When the Jaguar XF bowed late 2007, it heralded in a new era of Jaguar design. Under the stewardship of design chief Ian Callum, the XF sedan broke the chains that had been binding Jaguar design to its past. No more round headlights and retro grills. Hello swoopy coupe-like profile and modern detailing. Yes, the XF was still identifiable as a Jag – Callum will always bless his cats with taut, sinuous surfaces and powerful haunches – but this saloon looked forward, not in the rearview mirror.
For 2016 we get an all new XF, built on fresh all-aluminum architecture that is shared with the smaller XE. The old XF’s underpinnings dated back to the Ford era, so with this 2016 model, every Jaguar vehicle can now brag aluminum-intensive construction.
The design is evolutionary – even a little less daring, but certainly muscular and elegant. Callum and his team have imbued this cat with more maturity. Being a tad lower and wider, and sporting a longer wheelbase with shorter overhangs, the new XF sits on the ground with decided purpose. It’s a handsome thing that flows elegantly from its prominent upright grill to the longer rear deck lid. Out back we see taillights that echo those of the legendary E-Type sports car. It cuts through the air better too, bragging a drag coefficient of 0.26 vs 0.29. Sprucing up this tester are 20-inch Labyrinth dark grey diamond-turned alloys ($700).
That said, the 2016 XF packs more visual punch in lighter shades. This Ammonite Grey ($600) tones it down to the point of near anonymity.

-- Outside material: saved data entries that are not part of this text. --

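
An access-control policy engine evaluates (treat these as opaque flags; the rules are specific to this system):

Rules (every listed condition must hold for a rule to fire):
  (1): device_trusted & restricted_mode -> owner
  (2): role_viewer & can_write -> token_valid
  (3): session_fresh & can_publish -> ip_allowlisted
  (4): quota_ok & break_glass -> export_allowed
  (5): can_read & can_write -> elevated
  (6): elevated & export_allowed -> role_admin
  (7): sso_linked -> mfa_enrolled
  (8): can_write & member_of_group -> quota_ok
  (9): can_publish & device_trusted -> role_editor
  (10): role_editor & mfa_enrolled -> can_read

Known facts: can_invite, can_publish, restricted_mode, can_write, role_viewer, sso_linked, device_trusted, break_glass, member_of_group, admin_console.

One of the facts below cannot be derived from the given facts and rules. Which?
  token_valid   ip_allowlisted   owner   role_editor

[1] (1) [device_trusted & restricted_mode -> owner]; (2) [role_viewer & can_write -> token_valid]; (7) [sso_linked -> mfa_enrolled]; (8) [can_write & member_of_group -> quota_ok]; (9) [can_publish & device_trusted -> role_editor]. ⇒ new: owner, token_valid, mfa_enrolled, quota_ok, role_editor.
[2] (4) [quota_ok & break_glass -> export_allowed]; (10) [role_editor & mfa_enrolled -> can_read]. ⇒ new: export_allowed, can_read.
[3] (5) [can_read & can_write -> elevated]. ⇒ new: elevated.
[4] (6) [elevated & export_allowed -> role_admin]. ⇒ new: role_admin.
Derived: owner (round 1), role_editor (round 1), token_valid (round 1). ip_allowlisted never appears in any round.

ip_allowlisted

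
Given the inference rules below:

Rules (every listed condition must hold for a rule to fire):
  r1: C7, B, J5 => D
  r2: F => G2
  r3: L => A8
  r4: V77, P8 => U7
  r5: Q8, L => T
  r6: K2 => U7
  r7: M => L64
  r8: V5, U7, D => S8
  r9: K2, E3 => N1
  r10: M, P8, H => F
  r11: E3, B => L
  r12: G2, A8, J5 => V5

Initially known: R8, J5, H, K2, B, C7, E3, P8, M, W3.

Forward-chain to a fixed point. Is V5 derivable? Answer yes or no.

Round 1: r1 [C7, B, J5 => D]; r6 [K2 => U7]; r7 [M => L64]; r9 [K2, E3 => N1]; r10 [M, P8, H => F]; r11 [E3, B => L]. Adds D, U7, L64, N1, F, L.
Round 2: r2 [F => G2]; r3 [L => A8]. Adds G2, A8.
Round 3: r12 [G2, A8, J5 => V5]. Adds V5.
Round 4: r8 [V5, U7, D => S8]. Adds S8.
V5 appears in round 3, so it is derivable.

yes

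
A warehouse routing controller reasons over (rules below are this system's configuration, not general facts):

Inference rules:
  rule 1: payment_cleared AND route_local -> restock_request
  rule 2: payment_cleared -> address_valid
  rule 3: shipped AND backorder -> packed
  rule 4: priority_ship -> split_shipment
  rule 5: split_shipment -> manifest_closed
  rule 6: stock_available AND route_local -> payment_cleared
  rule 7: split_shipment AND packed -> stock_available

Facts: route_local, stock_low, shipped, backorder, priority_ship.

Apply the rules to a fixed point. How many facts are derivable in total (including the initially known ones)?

12

Round 1 fires rule 3, rule 4, giving packed, split_shipment.
Round 2 fires rule 5, rule 7, giving manifest_closed, stock_available.
Round 3 fires rule 6, giving payment_cleared.
Round 4 fires rule 1, rule 2, giving restock_request, address_valid.
Closure: {address_valid, backorder, manifest_closed, packed, payment_cleared, priority_ship, restock_request, route_local, shipped, split_shipment, stock_available, stock_low} — 12 facts.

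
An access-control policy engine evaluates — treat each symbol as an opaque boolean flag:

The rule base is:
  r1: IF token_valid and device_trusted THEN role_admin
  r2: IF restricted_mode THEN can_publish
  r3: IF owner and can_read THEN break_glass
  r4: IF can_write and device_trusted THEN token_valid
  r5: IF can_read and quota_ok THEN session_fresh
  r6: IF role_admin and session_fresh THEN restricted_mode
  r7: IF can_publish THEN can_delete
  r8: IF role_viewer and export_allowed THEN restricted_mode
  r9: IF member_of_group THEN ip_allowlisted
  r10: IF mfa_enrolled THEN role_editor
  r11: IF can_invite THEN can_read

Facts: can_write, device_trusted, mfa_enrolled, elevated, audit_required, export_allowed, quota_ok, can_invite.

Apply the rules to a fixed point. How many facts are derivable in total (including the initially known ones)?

16

Round 1 — r4, r10, r11, derive token_valid, role_editor, can_read.
Round 2 — r1, r5, derive role_admin, session_fresh.
Round 3 — r6, derive restricted_mode.
Round 4 — r2, derive can_publish.
Round 5 — r7, derive can_delete.
Closure: {audit_required, can_delete, can_invite, can_publish, can_read, can_write, device_trusted, elevated, export_allowed, mfa_enrolled, quota_ok, restricted_mode, role_admin, role_editor, session_fresh, token_valid} — 16 facts.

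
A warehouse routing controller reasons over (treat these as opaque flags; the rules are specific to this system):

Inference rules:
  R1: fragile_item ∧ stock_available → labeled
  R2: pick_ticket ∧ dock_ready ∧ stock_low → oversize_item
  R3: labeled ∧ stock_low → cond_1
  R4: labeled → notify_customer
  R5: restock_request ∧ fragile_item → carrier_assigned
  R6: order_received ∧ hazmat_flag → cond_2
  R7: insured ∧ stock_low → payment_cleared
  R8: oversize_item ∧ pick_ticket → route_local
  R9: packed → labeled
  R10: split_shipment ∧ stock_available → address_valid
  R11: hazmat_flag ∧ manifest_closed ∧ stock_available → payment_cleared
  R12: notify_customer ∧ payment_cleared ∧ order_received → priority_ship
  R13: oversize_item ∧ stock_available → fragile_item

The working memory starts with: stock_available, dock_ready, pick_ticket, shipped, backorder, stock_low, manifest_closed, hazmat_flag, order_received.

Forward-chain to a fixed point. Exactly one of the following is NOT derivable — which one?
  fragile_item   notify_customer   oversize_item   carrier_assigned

carrier_assigned

Round 1 fires R2, R6, R11, giving oversize_item, cond_2, payment_cleared.
Round 2 fires R8, R13, giving route_local, fragile_item.
Round 3 fires R1, giving labeled.
Round 4 fires R3, R4, giving cond_1, notify_customer.
Round 5 fires R12, giving priority_ship.
Derived: notify_customer (round 4), oversize_item (round 1), fragile_item (round 2). carrier_assigned never appears in any round.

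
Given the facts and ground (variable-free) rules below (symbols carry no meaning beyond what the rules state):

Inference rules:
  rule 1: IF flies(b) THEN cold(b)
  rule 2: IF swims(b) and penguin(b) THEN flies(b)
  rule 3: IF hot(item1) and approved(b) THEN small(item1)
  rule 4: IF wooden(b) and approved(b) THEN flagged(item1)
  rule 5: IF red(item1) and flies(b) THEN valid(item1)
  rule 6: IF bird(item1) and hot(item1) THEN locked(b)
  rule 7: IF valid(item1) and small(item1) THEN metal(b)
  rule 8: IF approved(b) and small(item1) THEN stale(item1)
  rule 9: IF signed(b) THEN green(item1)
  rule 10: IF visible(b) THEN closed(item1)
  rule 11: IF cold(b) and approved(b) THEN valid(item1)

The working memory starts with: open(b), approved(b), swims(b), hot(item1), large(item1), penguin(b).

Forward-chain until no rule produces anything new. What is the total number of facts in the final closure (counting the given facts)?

12

Round 1: rule 2 [IF swims(b) and penguin(b) THEN flies(b)]; rule 3 [IF hot(item1) and approved(b) THEN small(item1)]. Adds flies(b), small(item1).
Round 2: rule 1 [IF flies(b) THEN cold(b)]; rule 8 [IF approved(b) and small(item1) THEN stale(item1)]. Adds cold(b), stale(item1).
Round 3: rule 11 [IF cold(b) and approved(b) THEN valid(item1)]. Adds valid(item1).
Round 4: rule 7 [IF valid(item1) and small(item1) THEN metal(b)]. Adds metal(b).
Closure: {approved(b), cold(b), flies(b), hot(item1), large(item1), metal(b), open(b), penguin(b), small(item1), stale(item1), swims(b), valid(item1)} — 12 facts.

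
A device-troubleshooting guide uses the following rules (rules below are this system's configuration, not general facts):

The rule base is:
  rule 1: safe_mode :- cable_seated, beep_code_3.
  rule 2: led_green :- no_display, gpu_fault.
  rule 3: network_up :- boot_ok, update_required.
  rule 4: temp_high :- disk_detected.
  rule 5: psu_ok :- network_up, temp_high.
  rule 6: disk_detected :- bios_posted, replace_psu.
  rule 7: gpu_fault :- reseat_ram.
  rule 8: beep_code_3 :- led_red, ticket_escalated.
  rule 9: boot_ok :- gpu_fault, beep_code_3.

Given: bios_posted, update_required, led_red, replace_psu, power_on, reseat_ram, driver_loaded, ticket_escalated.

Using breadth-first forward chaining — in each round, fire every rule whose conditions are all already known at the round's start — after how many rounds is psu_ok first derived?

4

Round 1: rule 6 [disk_detected :- bios_posted, replace_psu.]; rule 7 [gpu_fault :- reseat_ram.]; rule 8 [beep_code_3 :- led_red, ticket_escalated.]. New: disk_detected, gpu_fault, beep_code_3.
Round 2: rule 4 [temp_high :- disk_detected.]; rule 9 [boot_ok :- gpu_fault, beep_code_3.]. New: temp_high, boot_ok.
Round 3: rule 3 [network_up :- boot_ok, update_required.]. New: network_up.
Round 4: rule 5 [psu_ok :- network_up, temp_high.]. New: psu_ok.
psu_ok first appears in round 4.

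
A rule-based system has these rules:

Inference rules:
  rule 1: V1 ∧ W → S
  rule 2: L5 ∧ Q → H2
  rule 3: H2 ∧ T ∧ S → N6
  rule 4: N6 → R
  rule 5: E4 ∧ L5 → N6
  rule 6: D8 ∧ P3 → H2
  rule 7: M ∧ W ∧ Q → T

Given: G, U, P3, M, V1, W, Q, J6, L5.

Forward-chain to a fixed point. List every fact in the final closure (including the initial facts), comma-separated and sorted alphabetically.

G, H2, J6, L5, M, N6, P3, Q, R, S, T, U, V1, W

Round 1 — rule 1, rule 2, rule 7, derive S, H2, T.
Round 2 — rule 3, derive N6.
Round 3 — rule 4, derive R.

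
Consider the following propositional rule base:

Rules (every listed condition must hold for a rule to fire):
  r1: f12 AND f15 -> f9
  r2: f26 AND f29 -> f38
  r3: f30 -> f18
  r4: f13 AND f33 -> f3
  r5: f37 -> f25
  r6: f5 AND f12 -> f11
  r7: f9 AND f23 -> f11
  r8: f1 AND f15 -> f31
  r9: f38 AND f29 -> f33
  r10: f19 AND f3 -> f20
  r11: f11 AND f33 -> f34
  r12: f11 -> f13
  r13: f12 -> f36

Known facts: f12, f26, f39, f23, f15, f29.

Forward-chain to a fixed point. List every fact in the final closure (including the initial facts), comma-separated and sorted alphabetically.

Round 1: r1 [f12 AND f15 -> f9]; r2 [f26 AND f29 -> f38]; r13 [f12 -> f36]. New: f9, f38, f36.
Round 2: r7 [f9 AND f23 -> f11]; r9 [f38 AND f29 -> f33]. New: f11, f33.
Round 3: r11 [f11 AND f33 -> f34]; r12 [f11 -> f13]. New: f34, f13.
Round 4: r4 [f13 AND f33 -> f3]. New: f3.

f11, f12, f13, f15, f23, f26, f29, f3, f33, f34, f36, f38, f39, f9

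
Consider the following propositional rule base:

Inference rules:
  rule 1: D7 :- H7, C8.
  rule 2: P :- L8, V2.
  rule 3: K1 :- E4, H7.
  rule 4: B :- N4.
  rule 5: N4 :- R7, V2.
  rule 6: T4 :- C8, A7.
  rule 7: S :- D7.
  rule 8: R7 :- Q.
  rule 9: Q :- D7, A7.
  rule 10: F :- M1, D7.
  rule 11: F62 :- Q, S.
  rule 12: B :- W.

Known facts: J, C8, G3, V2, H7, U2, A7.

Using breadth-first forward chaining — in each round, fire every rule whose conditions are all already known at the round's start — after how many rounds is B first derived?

[1] rule 1 [D7 :- H7, C8.]; rule 6 [T4 :- C8, A7.]. ⇒ new: D7, T4.
[2] rule 7 [S :- D7.]; rule 9 [Q :- D7, A7.]. ⇒ new: S, Q.
[3] rule 8 [R7 :- Q.]; rule 11 [F62 :- Q, S.]. ⇒ new: R7, F62.
[4] rule 5 [N4 :- R7, V2.]. ⇒ new: N4.
[5] rule 4 [B :- N4.]. ⇒ new: B.
B first appears in round 5.

5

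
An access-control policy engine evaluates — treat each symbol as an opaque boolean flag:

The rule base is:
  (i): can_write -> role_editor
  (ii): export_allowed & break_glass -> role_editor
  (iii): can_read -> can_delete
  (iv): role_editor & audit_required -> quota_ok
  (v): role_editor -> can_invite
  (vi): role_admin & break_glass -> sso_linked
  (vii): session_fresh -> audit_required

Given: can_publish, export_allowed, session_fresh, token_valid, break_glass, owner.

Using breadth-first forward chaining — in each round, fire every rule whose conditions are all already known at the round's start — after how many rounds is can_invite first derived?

2

[1] (ii) [export_allowed & break_glass -> role_editor]; (vii) [session_fresh -> audit_required]. ⇒ new: role_editor, audit_required.
[2] (iv) [role_editor & audit_required -> quota_ok]; (v) [role_editor -> can_invite]. ⇒ new: quota_ok, can_invite.
can_invite first appears in round 2.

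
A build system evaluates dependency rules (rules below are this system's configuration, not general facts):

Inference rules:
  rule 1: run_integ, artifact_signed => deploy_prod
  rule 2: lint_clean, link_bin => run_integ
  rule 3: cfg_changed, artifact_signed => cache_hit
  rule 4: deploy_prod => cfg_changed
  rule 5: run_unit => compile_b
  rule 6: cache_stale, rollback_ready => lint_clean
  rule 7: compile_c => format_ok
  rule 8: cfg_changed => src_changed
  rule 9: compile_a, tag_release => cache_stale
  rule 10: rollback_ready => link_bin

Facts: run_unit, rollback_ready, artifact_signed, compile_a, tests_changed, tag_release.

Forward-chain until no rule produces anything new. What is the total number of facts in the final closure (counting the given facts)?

Round 1: rule 5 [run_unit => compile_b]; rule 9 [compile_a, tag_release => cache_stale]; rule 10 [rollback_ready => link_bin]. New: compile_b, cache_stale, link_bin.
Round 2: rule 6 [cache_stale, rollback_ready => lint_clean]. New: lint_clean.
Round 3: rule 2 [lint_clean, link_bin => run_integ]. New: run_integ.
Round 4: rule 1 [run_integ, artifact_signed => deploy_prod]. New: deploy_prod.
Round 5: rule 4 [deploy_prod => cfg_changed]. New: cfg_changed.
Round 6: rule 3 [cfg_changed, artifact_signed => cache_hit]; rule 8 [cfg_changed => src_changed]. New: cache_hit, src_changed.
Closure: {artifact_signed, cache_hit, cache_stale, cfg_changed, compile_a, compile_b, deploy_prod, link_bin, lint_clean, rollback_ready, run_integ, run_unit, src_changed, tag_release, tests_changed} — 15 facts.

15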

All Canadian XF models get all-wheel-drive and a ZF-sourced eight-speed manumatic. Tested here is the top cat (for now) – the XF S with a starting price of $72,900. All four corners claw at the tarmac courtesy of Jag’s 380-hp 3.0L direct-injected supercharged V6. Below the XF S sit the R-Sport ($69,900), the Prestige ($66,400) and the Premium ($61,400) – these three are powered by a 340 hp version of the same engine.
This S gets standard LED adaptive headlights, S exterior styling, reverse traffic detection, blind spot monitor with closing speed warning, auto high beam, lane keeping assist, driver condition monitoring, sport seats, SiriusXM radio and adaptive damping.
Inside we’re treated to the same bit of theatre the outgoing XF delivered on start up – the dash vents open like mini garage doors and the rotary gear selector rises phoenix-like from the console. The vertical dash panel theme is retained as well, but as would be expected everything looks richer and is built to a higher standard. The front seats are on the firm side yet offer fine lateral support and good long distance comfort.
Lifted from the page: Interview: Jaguar Designer Ian Callum
As with all Jags, the cabin feels intimate. A design feature borrowed from big brother XJ is the Riva Hoop – a narrow architectural detail that sweeps across the top of the dash and flows into the door panels. The centre console is deliberately high to increase the cossetting factor. Says Callum, “You sit in a Jaguar, not on it.”